Ночь миновала без происшествий, и весь следующий день они плыли спокойно, если не считать того, что Лес как будто все теснее смыкался вокруг них. Открытые участки берега встречались реже; деревья спускались к самому краю воды, и их длинные ветви нависали над рекой. Некоторые были оторваны или частично сломаны и лежали гребнистыми корягами под поверхностью воды — опасные топляки для любого суденышка, менее прочного, чем плот. В следующую ночь они не стали вставать на якорь, но выставили двойную стражу и поплыли дальше. Элоф выбрал себе в спутники Эрмахала. Шкипер выглядел бодрым, но явно нервничал. Он вздрогнул, как от удара, когда с дерева бесшумно слетела сова и выхватила какого-то жалобно пищавшего зверька из прибрежной травы, а потом еще раз, когда за кормой вдруг послышался громкий всплеск. Они поглядели туда, но не увидели ничего, кроме широких кругов, расходившихся над залитой лунным светом водой, над которыми плясала стайка ночных мотыльков.
— У рыбы наступило время ночного клева, — заметил Элоф. — Должно быть, здесь встречаются очень крупные рыбы, а о рыбаках и слуху не было. Следующей ночью нужно попробовать пустить за кормой лесы с крючками, а то наши припасы…
Внезапно он замолчал. Лицо Эрмахала в ярком лунном свете блестело от пота, а дыхание было тяжелым и учащенным, словно от огромного усилия. Но потом шкиперу удалось совладать с собой.
— Неплохая мысль, — сказал он и сразу же перевел разговор на другую тему.
Когда их сменили, Эрмахал без колебаний лег на свое место, но Элоф еще долго наблюдал, как он смотрит на черную реку, опираясь на локоть, пока его не одолел сон.
На следующий день Эрмахал был в особенно хорошем настроении, как будто какой-то тяжкий груз забот и тревог упал с его плеч. Он был так же рад, как и остальные, когда за очередной излучиной они увидели небольшое стадо оленей, пьющих воду на берегу. Гизе потянулся за своим луком, но они убежали слишком быстро.
— Не беда, — сказал Керморван. — Я надеялся, что мы сможем добывать пропитание охотой у реки, и сейчас получил подтверждение. Мы найдем другой водопой и устроим засаду.
Он посмотрел на грязь, размешанную оленьими копытами, и на деревья позади.
— Однако интересно, что животные убежали так быстро — как будто они привыкли к тому, что люди охотятся на них. Или существа, похожие на людей.
Иле задумчиво прикусила губу и посмотрела на Элофа.

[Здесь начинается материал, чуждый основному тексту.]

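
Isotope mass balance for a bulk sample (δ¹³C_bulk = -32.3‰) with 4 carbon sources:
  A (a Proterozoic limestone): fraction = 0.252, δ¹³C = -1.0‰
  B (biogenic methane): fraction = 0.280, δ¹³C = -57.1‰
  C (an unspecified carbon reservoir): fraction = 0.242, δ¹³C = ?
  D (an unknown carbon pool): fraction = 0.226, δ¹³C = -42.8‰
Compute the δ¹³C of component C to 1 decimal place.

Isotope mass balance: δ_bulk = Σ fᵢ·δᵢ.
-32.3 = 0.252×(-1.0) + 0.280×(-57.1) + 0.242×δ_C + 0.226×(-42.8)
0.242·δ_C = -32.3 − (-25.913) = -6.387
δ_C = -6.387 / 0.242 = -26.39‰

-26.4‰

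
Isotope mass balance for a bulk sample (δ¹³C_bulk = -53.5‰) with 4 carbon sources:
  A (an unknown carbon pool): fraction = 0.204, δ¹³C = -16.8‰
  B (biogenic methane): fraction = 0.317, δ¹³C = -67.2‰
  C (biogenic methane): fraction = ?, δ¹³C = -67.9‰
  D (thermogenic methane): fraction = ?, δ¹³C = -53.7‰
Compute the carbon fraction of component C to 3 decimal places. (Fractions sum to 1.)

Let f_C and f_D be the unknown fractions; fractions sum to 1 so f_C + f_D = 0.479.
Mass balance: Σ fᵢ·δᵢ = δ_bulk ⇒ f_C·(-67.9) + f_D·(-53.7) = -53.5 − (-24.730) = -28.770
Substitute f_D = 0.479 − f_C:
f_C·(-67.9 − -53.7) = -28.770 − 0.479×(-53.7) = -3.048
f_C = -3.048 / -14.2 = 0.2147

0.215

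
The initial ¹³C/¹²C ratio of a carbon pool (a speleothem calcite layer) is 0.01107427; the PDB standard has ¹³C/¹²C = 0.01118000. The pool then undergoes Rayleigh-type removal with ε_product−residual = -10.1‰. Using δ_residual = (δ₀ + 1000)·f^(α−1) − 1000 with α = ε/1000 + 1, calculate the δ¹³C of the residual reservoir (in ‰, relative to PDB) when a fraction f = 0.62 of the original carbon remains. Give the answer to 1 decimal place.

δ₀ = (0.01107427/0.01118000 − 1)×1000 = (0.990543 − 1)×1000 = -9.457‰
α − 1 = ε/1000 = -0.0101
f^(α−1) = 0.62^(-0.0101) = 1.004840
δ_res = (-9.457 + 1000) × 1.004840 − 1000 = 995.337 − 1000 = -4.66‰

-4.7‰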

— Ты имеешь в виду тех, высоких… — Казалось, ей не хочется говорить прямо, и здесь, под угрожающей тенью деревьев, Элоф хорошо понимал почему. Он вдруг почувствовал себя чрезвычайно уязвимым на открытом месте и остро ощутил присутствие неведомой силы в лесной чаще.
Тревожные воспоминания вернулись к нему: пристальный взгляд зеленых глаз, необъятный голос, исходивший повсюду и ниоткуда, и вороны, кружащиеся на ветру. На какое-то время, он забыл о других своих заботах.

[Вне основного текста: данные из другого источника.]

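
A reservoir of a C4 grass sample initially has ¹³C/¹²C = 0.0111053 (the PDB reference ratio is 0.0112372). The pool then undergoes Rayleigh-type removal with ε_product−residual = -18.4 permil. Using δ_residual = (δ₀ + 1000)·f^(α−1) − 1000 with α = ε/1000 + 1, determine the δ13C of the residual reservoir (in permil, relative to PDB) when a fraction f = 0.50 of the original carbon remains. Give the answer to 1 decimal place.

δ₀ = (0.0111053/0.0112372 − 1)×1000 = (0.988262 − 1)×1000 = -11.738 permil
α − 1 = ε/1000 = -0.0184
f^(α−1) = 0.50^(-0.0184) = 1.012836
δ_res = (-11.738 + 1000) × 1.012836 − 1000 = 1000.947 − 1000 = 0.95 permil

0.9 permil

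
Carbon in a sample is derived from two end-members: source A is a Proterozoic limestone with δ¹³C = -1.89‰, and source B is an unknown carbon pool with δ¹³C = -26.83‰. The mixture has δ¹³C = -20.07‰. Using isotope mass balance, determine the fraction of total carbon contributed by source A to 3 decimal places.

0.271

δ_mix = f_A·δ_A + (1 − f_A)·δ_B  ⇒  f_A = (δ_mix − δ_B)/(δ_A − δ_B)
f_A = (-20.07 − (-26.83)) / (-1.89 − (-26.83))
f_A = 6.76 / 24.94 = 0.2711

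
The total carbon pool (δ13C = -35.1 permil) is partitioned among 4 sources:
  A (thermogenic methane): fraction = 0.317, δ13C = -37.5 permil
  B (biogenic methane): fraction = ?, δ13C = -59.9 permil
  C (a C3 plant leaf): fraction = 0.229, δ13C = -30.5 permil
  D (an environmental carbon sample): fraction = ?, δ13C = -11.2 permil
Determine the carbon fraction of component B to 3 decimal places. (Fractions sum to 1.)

Let f_B and f_D be the unknown fractions; fractions sum to 1 so f_B + f_D = 0.454.
Mass balance: Σ fᵢ·δᵢ = δ_bulk ⇒ f_B·(-59.9) + f_D·(-11.2) = -35.1 − (-18.872) = -16.228
Substitute f_D = 0.454 − f_B:
f_B·(-59.9 − -11.2) = -16.228 − 0.454×(-11.2) = -11.143
f_B = -11.143 / -48.7 = 0.2288

0.229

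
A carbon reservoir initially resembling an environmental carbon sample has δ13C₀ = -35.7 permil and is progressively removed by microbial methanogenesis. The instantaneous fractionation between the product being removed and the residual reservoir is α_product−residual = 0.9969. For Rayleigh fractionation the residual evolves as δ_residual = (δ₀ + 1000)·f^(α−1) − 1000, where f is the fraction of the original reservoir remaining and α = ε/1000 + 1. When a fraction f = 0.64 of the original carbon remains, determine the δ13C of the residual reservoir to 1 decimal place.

-34.4 permil

Rayleigh residual: δ_res = (δ₀ + 1000)·f^(α−1) − 1000
α − 1 = -0.00310
f^(α−1) = 0.64^(-0.00310) = 1.001384
δ_res = (-35.7 + 1000) × 1.001384 − 1000 = 965.635 − 1000 = -34.36 permil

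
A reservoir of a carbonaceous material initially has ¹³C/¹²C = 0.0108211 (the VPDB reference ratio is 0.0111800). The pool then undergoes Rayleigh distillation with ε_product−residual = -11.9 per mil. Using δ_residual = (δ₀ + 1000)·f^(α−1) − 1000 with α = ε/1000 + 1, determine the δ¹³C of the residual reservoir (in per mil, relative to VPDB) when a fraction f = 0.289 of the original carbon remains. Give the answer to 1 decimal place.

δ₀ = (0.0108211/0.0111800 − 1)×1000 = (0.967898 − 1)×1000 = -32.102 per mil
α − 1 = ε/1000 = -0.0119
f^(α−1) = 0.289^(-0.0119) = 1.014881
δ_res = (-32.102 + 1000) × 1.014881 − 1000 = 982.302 − 1000 = -17.70 per mil

-17.7 per mil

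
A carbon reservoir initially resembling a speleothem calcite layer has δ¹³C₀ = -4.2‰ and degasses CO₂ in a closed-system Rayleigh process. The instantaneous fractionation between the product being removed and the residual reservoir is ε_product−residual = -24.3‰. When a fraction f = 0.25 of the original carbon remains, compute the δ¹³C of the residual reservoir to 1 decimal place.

29.9‰

Rayleigh residual: δ_res = (δ₀ + 1000)·f^(α−1) − 1000
α = ε/1000 + 1 = 0.97570, so α − 1 = -0.02430
f^(α−1) = 0.25^(-0.02430) = 1.034261
δ_res = (-4.2 + 1000) × 1.034261 − 1000 = 1029.917 − 1000 = 29.92‰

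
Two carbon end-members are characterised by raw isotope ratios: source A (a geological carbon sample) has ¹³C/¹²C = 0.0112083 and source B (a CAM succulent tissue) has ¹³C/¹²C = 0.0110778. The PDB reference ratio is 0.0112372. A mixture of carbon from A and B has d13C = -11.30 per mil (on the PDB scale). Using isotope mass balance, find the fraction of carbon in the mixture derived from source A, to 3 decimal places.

δ_A = (0.0112083/0.0112372 − 1)×1000 = (0.997428 − 1)×1000 = -2.572 per mil
δ_B = (0.0110778/0.0112372 − 1)×1000 = (0.985815 − 1)×1000 = -14.185 per mil
f_A = (δ_mix − δ_B)/(δ_A − δ_B) = (-11.30 − (-14.185))/(-2.572 − (-14.185))
f_A = 2.885 / 11.613 = 0.2484

0.248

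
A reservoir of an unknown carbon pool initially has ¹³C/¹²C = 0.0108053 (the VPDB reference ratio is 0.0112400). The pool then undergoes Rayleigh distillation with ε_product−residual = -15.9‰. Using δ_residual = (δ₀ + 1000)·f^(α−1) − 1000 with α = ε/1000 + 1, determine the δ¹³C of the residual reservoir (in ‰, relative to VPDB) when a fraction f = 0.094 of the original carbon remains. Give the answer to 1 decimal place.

δ₀ = (0.0108053/0.0112400 − 1)×1000 = (0.961326 − 1)×1000 = -38.674‰
α − 1 = ε/1000 = -0.0159
f^(α−1) = 0.094^(-0.0159) = 1.038311
δ_res = (-38.674 + 1000) × 1.038311 − 1000 = 998.155 − 1000 = -1.85‰

-1.8‰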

Ближе к вечеру они приплыли к цепочке небольших островков, обозначенных на карте. Здесь лес был почти таким же густым, как по берегам, но казался более приветливым в своей уединенности. Они выбрали островок, расположенный подальше от остальных и окруженный глубокой водой. Здесь они по крайней мере могли прочесать кусты, забраться на высокие ивы и другие деревья и убедиться в отсутствии людей и крупных животных. Они не нашли ничего угрожающего, даже змей, и устроились на ночлег, выставив на страже только одного человека. В середине ночи, когда пришла очередь Элофа, он сел, прислонившись спиной к гладкой коре высокого клена неизвестной ему разновидности, и погрузился в свои мысли. Он прислушивался к тихому шелесту листьев над головой, представлял, как ветер проносится над необъятной равниной древесных крон, подобной зеленому океану, и мечтал о том, чтобы самому плыть над ним с такой же легкостью. Но Элоф не был склонен жаловаться. Несмотря на ужасы эквешской атаки, его собственный поиск оказался гораздо более легким, чем он ожидал. Вместо одиноких и бесцельных блужданий в дикой глуши он путешествовал быстро, в обществе друзей и без особых происшествий — какие бы опасности ни таились в Лесу, до сих пор они не распространялись на реку. Элоф размышлял, сколько еще может продлиться плавание и смогут ли они найти другие реки, текущие на восток, чтобы благополучно миновать эти опасные земли…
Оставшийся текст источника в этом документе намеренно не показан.